Oh, god, yeah. You don’t know what to do with the attention once you’ve got it. It’s so hard. It’s so much easier to be in that self-hating ‘I’m not good enough, I can’t do anything’ self-defeated mode. You don’t have to do anything there; you don’t have to figure out what to say when someone flirts with you.

Why do you think so many women—fat, skinny and everything in between—spend so much of our lives tormenting ourselves with restrictive diets and/or self-loathing?
That stuff comes from everywhere. I don’t know where it started, or which historic figure looked at their daughter and said, ‘You’re not OK,’ but I think that we internalize this from every possible angle. It’s not one source’s fault. It’s not just your mother’s fault or your father’s fault or society’s fault. That message that you’re not good enough and that you should look a certain way and eat a certain way is very tied up in the way that we talk to women and about women in general. It just comes from every single direction so why wouldn’t it be perpetuated? There’s no force that’s as big as the other side. There are people like me and the body positivity movement and things like that pushing back, but it’s still infinitesimally small in comparison to the diet industry and all the other industries that are connected to the perception of the female body… It’s so many things that all boils down to [the idea] just be thinner, just be better.

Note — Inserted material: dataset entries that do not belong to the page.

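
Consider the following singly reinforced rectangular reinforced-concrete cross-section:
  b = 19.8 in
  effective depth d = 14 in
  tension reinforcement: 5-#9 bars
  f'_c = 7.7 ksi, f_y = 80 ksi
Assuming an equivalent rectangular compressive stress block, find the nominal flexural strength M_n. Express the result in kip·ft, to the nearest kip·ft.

A_s = 5 × 1 = 5 in².
T = A_s f_y = 5 × 80 = 400 kips.
a = T/(0.85 f'_c b) = 400/(0.85 × 7.7 × 19.8) = 3.087 in.
M_n = T(d − a/2) = 400 × (14 − 1.5435) = 4982.6 kip·in = 4982.6/12 = 415.22 kip·ft.

M_n ≈ 415 kip·ft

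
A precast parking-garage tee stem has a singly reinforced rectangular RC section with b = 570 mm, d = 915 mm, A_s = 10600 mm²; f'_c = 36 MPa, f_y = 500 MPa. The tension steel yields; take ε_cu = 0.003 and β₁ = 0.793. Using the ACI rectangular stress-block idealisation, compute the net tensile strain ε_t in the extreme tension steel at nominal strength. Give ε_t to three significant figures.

ε_t ≈ 0.00416

a = A_s f_y/(0.85 f'_c b) = 303.86 mm.
β₁ = 0.793, so c = a/β₁ = 303.86/0.793 = 383.18 mm.
From the linear strain diagram with ε_cu = 0.003: ε_t = 0.003 (d − c)/c = 0.003 × (915 − 383.18)/383.18 = 0.00416.
ε_t is between 0.004 and 0.005 — transition zone.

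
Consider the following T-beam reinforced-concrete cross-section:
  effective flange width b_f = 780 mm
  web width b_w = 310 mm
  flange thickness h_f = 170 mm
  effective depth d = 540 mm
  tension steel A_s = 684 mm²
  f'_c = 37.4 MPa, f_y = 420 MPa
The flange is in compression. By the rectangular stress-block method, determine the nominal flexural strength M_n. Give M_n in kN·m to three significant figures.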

You found relief from the cycle of diet mania by embracing the philosophy of intuitive eating. Can you describe the concept?
It sounds really meditative and Zen and difficult and maybe not real, but really it’s very real. The name of the book is Intuitive Eating [by Evelyn Tribole and Elyse Resch] but the concept of the un-diet has been around for a long time. Geneen Roth talks about the same thing. Intuitive eating is really just a means of diet philosophy deprogramming and learning to eat like a normal person again. Learning how to eat the way that you already know. Your body knows what to eat, your brain knows what you need and that’s all that you need. You don’t need someone to figure out the net carbs for you to eat properly. There are pillars of intuitive eating, e.g., like having full permission to eat, which means that you don’t have a restricted concept around food in general or a particular kind of food, you have full permission to eat whatever. When you have that permission, you’re not engaging with food in that obsessive way—that’s where the binging thing comes from—the sense that is a “bad” food. If that doesn’t exist, there’s no bingeing. And then there are things like honouring your hunger and your fullness…it’s totally practical.

In the book, you choose to not talk about weight loss—i.e. if you’ve lost it or not by following the un-diet approach. How has getting off the scale helped you?
Part of it has to do with the fact that I needed and still do need that break from the scale because I know what a seductive trigger it is. That’s part of respecting where I’m at in the journey, which is not having a consistently neutral relationship to my weight. I go to the doctor and I have myself checked out and I do everything I can to keep an eye on my health but… when I start thinking about myself in terms of weight that’s where the whole messed-up connection to food begins.